Conflict: The Pathway to Growth
BY: T. Franklin Murphy |May 2018
Growing with Resistance
Our plans are disrupted. Circumstances interfere with our intentions. Life will always intrude, demanding adjustments and reconciliations.
We waddle through our days following plans and reaching for goals. But just as we seem to be making headway, the unplanned disaster strikes, swooping down unannounced, and disrupting our progress. Those who skillfully navigate conflict succeed; those who don’t wither in frustration. Depending on our approach, we grow or shrink with these inevitable setbacks. We shouldn’t seek conflict; but should expect that the naturally occurring conflicts will arise, demanding additional resources and patience. During discomforting conflict, we must keep focused on the goal, determining a new path to overcome the nasty unplanned interference. Our approach molds the nature of the experience—for growth or deterioration.
Life doesn’t conform to our wishes; no matter how noble those wishes. Our partner, children, friends, and coworkers shouldn’t be treated as pawns in our private game, forced to conform or be damned. They have their own plans, hopes and desires that need attention for their sense of purpose and well-being. We live amid others, with their own individual plans, our lives constantly bump and collide with the lives of others. Ignoring all plans except for our own, narrows our view and creates countless disappointments. Self-focused, excluding the impact of others on experience, ignores the ever-present complexity of this living. To master life, achieving our intentions, we must successfully work through the conflicts of different ideas, believes, and goals. If we refuse to see beyond our own hopes, we limit essential relationships. If we open our minds to accept our role in society as a part and not the whole, we broaden our views to creatively work through interpersonal conflicts. From this heightened perspective, we learn the art of compromise.
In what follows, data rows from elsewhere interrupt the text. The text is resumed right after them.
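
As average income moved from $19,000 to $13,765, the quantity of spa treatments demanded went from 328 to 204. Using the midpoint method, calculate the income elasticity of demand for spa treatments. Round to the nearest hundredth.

1.46

%ΔQ = (204 − 328)/[(328+204)/2] = -124/266 ≈ -0.4662.
%ΔM = (13,765 − 19,000)/[(19,000+13,765)/2] = -5235/16382.5 ≈ -0.3195.
E_I = %ΔQ/%ΔM ≈ 1.46.
E_I > 1: normal good (luxury).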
Conflict—by its very nature—creates discomfort. We feel discomfort when plans, wants, or believes are challenged. The purpose of discomfort is to direct attention to the conflict. The goal isn’t to eliminate the conflict through manipulation or attack but to reconcile with the new demands. We adjust, adapting to a world that is not programmed to bow to our individual needs. We live in a vast universe that supports societies of people and countless living organisms. Frankly, we are not intelligent enough to run the universe, considering the complexity and the impact of each choice, if everything flowed to our wishes, I suspect the universe would cease to exist in short order. The force of others and nature keep us in check.
Many avoid conflict. The discomfort provokes overwhelming anxieties. Instead of risking the intrusion of unplanned challenges, they conform. But avoiding discomfort limits experience, discounting personal fulfillment of improvement to the humble following of what society or a partner determines is best. Sometimes conformity is good; other times limiting—or even destructive. A thoughtful approach to the challenges of balancing the self with others invites a deeper examination of personal beliefs, thoughts, and behaviors, expanding our understanding of alternate views. This requires openness to change, learning to soothe the disquieting anxieties as we muddle our way through paths that are slightly grown over and full of unplanned surprises.
"We adjust, adapting to a world that is not programmed to bow to our individual needs."
A new skill of human interaction is required. When the path is blocked by the plans of another, instead of listening to contend, we must listen to understand, trying to comprehend their stance, purpose and goal. Our reactions to these natural conflicts determine success or failure. We must remind ourselves we are only an infinitesimal part of a boundless cosmic environment. How we fit in, how we maneuver around and through the conflicts is the experience of living. The pathway to growth always is through successful management of conflicts.